"If once you start down the dark path, forever will it dominate your destiny." - Yoda.
...Its true. Just ask those of us who did not choose the path. Those of us who were born along that path, discarded there, and left to rot. Just ask, me. I was born there.
Most people do not know. They cannot relate. They grew up in warm safe homes with safe and happy families. They did not grow up surrounded by home invasions, violent crime, rampant drug abuse, assault, rape, murder and death. I did. And I escaped.
But it is fleeting. The memories of my youth are forever etched in my brain. Tomorrow, harmless words and phrases said by others in otherwise meaningless conversations will cause flashes of images that cannot be unseen. Thoughts that cannot be unthought. Actions that cannot be undone....
But I will not take a bite out of anyone. Instead, I will return to the gym once again to literally, exercise those demons. You see, in the gym was where I spent my time in those dark days of my youth. Taking my frustrations out, using up my aggression. Now into my forties, I am still there. In the gym. Not much else makes sense to me in this world. But the weight room calms me, more than my living room, my bedroom, or any drink or drug I've been willing to try. When I am done in the weight room I am spent. All the anger and rage that was created in my earliest of memories are gone.
Tonight I am calm.

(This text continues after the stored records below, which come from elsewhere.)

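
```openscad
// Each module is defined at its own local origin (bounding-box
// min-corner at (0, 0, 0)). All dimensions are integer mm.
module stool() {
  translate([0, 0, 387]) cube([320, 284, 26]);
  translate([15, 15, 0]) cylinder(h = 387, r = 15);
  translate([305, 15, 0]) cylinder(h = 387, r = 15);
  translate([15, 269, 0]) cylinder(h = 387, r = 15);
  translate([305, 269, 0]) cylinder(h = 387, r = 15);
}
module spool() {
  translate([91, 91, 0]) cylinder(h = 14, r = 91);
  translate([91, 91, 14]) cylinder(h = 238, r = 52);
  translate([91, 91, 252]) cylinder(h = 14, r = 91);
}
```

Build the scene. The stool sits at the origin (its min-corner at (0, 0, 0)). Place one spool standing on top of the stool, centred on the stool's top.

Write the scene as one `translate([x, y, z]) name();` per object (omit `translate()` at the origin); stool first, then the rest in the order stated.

stool();
translate([69, 51, 413]) spool();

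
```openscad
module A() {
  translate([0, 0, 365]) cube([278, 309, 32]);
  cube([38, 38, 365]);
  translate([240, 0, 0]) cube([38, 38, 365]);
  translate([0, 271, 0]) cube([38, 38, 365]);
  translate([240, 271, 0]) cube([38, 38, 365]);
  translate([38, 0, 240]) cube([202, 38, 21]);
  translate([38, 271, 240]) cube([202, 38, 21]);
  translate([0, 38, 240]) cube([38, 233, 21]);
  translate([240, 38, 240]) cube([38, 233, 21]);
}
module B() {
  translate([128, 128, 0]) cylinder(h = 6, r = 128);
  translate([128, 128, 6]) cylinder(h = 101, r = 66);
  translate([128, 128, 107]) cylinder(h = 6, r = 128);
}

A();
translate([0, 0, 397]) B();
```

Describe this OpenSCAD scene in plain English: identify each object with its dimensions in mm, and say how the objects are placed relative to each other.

A is a simple wooden stool: a rectangular seat 278 mm (x) by 309 mm (y), 32 mm thick, top face at z = 397 mm, on four square legs, each 38×38 mm in cross-section. The legs rest on z = 0, each flush with a corner of the seat. Four stretchers, 38 mm wide and 21 mm tall, connect adjacent legs with their undersides at z = 240 mm, each running between the inner faces of the legs it joins and aligned with the legs' outer faces on the other axis.

B is a spool: two coaxial disc flanges of radius 128 mm and thickness 6 mm, joined by a core cylinder of radius 66 mm and height 101 mm. The lower flange rests on z = 0 and the three cylinders share a vertical axis.

The spool is on top of the stool.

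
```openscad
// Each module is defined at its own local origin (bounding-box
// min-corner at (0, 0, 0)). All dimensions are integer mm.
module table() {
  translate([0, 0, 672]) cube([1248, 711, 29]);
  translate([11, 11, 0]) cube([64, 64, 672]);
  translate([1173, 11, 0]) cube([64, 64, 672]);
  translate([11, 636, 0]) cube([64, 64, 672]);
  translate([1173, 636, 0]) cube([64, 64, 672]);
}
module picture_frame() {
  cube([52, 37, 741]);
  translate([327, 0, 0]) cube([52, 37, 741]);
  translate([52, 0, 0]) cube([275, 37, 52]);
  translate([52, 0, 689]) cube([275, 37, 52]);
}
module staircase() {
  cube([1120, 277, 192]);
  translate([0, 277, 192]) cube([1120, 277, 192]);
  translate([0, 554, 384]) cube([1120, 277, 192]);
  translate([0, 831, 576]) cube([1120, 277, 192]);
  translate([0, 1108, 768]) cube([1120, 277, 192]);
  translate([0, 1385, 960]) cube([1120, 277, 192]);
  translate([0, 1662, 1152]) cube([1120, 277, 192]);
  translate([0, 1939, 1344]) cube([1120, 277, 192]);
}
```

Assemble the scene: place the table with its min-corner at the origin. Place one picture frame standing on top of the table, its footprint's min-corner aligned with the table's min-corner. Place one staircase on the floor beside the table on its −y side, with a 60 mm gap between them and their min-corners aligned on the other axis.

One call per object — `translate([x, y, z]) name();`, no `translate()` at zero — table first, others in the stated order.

table();
translate([0, 0, 701]) picture_frame();
translate([0, -2276, 0]) staircase();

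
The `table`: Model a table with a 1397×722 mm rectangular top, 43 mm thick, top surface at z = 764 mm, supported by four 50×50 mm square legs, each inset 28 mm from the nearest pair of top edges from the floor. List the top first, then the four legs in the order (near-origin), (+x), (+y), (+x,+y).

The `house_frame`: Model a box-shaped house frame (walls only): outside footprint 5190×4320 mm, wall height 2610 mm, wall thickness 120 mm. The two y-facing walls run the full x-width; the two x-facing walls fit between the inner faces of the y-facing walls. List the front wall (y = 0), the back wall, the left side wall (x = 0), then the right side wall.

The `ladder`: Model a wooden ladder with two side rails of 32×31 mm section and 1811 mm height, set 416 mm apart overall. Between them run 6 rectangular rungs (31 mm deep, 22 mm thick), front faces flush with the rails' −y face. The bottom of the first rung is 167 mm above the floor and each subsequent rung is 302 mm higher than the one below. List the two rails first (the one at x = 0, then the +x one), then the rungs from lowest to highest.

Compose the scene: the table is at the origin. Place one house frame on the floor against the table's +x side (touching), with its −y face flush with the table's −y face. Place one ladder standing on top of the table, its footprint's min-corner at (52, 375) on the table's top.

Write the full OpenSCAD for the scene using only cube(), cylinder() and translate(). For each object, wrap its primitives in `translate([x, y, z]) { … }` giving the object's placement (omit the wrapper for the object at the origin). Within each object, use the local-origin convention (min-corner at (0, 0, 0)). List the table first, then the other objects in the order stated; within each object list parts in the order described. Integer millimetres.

translate([0, 0, 721]) cube([1397, 722, 43]);
translate([28, 28, 0]) cube([50, 50, 721]);
translate([1319, 28, 0]) cube([50, 50, 721]);
translate([28, 644, 0]) cube([50, 50, 721]);
translate([1319, 644, 0]) cube([50, 50, 721]);
translate([1397, 0, 0]) {
  cube([5190, 120, 2610]);
  translate([0, 4200, 0]) cube([5190, 120, 2610]);
  translate([0, 120, 0]) cube([120, 4080, 2610]);
  translate([5070, 120, 0]) cube([120, 4080, 2610]);
}
translate([52, 375, 764]) {
  cube([32, 31, 1811]);
  translate([384, 0, 0]) cube([32, 31, 1811]);
  translate([32, 0, 167]) cube([352, 31, 22]);
  translate([32, 0, 469]) cube([352, 31, 22]);
  translate([32, 0, 771]) cube([352, 31, 22]);
  translate([32, 0, 1073]) cube([352, 31, 22]);
  translate([32, 0, 1375]) cube([352, 31, 22]);
  translate([32, 0, 1677]) cube([352, 31, 22]);
}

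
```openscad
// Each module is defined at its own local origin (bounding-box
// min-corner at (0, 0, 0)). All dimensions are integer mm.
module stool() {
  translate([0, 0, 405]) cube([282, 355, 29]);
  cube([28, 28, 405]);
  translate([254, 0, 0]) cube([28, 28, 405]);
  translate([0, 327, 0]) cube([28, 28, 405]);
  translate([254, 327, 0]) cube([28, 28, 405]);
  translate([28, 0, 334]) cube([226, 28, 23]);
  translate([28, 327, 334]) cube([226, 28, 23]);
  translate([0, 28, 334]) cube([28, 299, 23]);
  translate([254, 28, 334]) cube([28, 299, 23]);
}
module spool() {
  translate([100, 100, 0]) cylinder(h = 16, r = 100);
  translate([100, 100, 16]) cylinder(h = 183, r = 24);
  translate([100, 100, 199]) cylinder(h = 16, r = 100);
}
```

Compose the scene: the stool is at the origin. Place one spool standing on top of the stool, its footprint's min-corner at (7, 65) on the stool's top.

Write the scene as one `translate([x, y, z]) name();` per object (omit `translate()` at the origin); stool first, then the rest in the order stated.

stool();
translate([7, 65, 434]) spool();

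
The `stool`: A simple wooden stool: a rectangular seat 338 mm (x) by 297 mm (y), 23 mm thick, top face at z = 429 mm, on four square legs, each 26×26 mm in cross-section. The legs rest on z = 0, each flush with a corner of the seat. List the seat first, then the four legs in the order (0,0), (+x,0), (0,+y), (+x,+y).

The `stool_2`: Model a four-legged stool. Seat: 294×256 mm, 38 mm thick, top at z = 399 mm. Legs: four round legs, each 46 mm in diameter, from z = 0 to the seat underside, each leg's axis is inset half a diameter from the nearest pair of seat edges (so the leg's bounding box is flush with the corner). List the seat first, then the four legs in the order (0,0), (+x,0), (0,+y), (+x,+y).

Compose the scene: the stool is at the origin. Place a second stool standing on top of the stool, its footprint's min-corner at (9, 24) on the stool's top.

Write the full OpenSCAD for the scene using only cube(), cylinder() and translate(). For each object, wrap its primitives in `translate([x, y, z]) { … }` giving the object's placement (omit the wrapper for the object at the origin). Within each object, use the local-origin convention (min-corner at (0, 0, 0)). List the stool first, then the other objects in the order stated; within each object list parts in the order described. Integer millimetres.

translate([0, 0, 406]) cube([338, 297, 23]);
cube([26, 26, 406]);
translate([312, 0, 0]) cube([26, 26, 406]);
translate([0, 271, 0]) cube([26, 26, 406]);
translate([312, 271, 0]) cube([26, 26, 406]);
translate([9, 24, 429]) {
  translate([0, 0, 361]) cube([294, 256, 38]);
  translate([23, 23, 0]) cylinder(h = 361, r = 23);
  translate([271, 23, 0]) cylinder(h = 361, r = 23);
  translate([23, 233, 0]) cylinder(h = 361, r = 23);
  translate([271, 233, 0]) cylinder(h = 361, r = 23);
}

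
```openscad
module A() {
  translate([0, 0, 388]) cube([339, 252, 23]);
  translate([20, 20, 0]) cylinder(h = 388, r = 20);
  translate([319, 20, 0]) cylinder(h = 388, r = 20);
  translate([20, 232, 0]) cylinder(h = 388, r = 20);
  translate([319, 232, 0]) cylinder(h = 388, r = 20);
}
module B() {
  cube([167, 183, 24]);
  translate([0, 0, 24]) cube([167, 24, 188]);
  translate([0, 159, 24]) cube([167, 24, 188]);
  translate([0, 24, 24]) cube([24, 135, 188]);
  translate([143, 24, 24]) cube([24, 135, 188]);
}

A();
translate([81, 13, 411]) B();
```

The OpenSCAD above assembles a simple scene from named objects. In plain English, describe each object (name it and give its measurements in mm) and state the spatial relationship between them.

A is a four-legged stool. The seat is a 339×252×23 mm slab whose top surface is at z = 411 mm; four round legs, each 40 mm in diameter, run from the floor (z = 0) to the underside of the seat, each leg's axis is inset half a diameter from the nearest pair of seat edges (so the leg's bounding box is flush with the corner).

B is an open storage box with external size 167×183×212 mm and wall thickness 24 mm (the base is also 24 mm thick). The base covers the whole footprint; the four walls stand on the base, with the y-facing walls full-width and the x-facing walls fitting between their inner faces.

The open box is on top of the stool.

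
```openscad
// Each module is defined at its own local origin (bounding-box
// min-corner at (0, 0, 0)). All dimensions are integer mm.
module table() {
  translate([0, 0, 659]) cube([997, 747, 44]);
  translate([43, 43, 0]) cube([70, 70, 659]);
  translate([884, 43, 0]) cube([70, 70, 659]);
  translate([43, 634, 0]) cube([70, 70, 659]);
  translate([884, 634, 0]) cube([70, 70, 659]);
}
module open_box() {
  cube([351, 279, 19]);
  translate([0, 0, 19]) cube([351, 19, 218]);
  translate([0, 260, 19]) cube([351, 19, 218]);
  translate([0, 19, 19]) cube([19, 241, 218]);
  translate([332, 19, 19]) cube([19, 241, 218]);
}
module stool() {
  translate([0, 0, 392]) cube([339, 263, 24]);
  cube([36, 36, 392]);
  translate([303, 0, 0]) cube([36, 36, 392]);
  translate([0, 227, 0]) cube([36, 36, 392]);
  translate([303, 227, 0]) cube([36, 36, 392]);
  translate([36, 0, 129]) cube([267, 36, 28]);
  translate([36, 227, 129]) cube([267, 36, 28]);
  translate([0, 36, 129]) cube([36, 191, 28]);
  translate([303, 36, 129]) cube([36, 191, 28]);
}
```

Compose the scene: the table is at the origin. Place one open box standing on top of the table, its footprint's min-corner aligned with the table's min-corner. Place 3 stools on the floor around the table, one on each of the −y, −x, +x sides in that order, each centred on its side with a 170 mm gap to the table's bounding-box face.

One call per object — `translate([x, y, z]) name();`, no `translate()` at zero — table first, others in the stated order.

table();
translate([0, 0, 703]) open_box();
translate([329, -433, 0]) stool();
translate([-509, 242, 0]) stool();
translate([1167, 242, 0]) stool();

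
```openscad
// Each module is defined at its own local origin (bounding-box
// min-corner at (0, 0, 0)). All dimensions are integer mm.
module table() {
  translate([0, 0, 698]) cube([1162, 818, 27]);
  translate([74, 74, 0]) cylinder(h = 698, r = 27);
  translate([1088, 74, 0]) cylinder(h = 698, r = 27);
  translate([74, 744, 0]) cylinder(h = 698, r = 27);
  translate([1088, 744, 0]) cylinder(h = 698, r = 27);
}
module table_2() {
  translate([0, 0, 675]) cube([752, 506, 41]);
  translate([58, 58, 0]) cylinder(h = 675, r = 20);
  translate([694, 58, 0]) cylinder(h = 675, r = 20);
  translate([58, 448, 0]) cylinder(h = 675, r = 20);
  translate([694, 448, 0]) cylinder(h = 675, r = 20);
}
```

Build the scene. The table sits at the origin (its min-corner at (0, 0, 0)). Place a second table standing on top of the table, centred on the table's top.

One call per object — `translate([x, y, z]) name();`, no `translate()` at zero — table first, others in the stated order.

table();
translate([205, 156, 725]) table_2();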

I can look people in the eye and feel the same comfort around other human beings as they do. The same confidence. Inside I am not unlike the dog who grew up in a violent environment and has been beaten so many times that it is the only thing he knows. It shakes his confidence. It shapes his personality. It makes him bite.
once your soul is in pain, the only way to control the pain is to inflict it yourself. In the gym I control the pain. and I bring it, every time.
The Gym. My porgatory and my salvation are one and the same.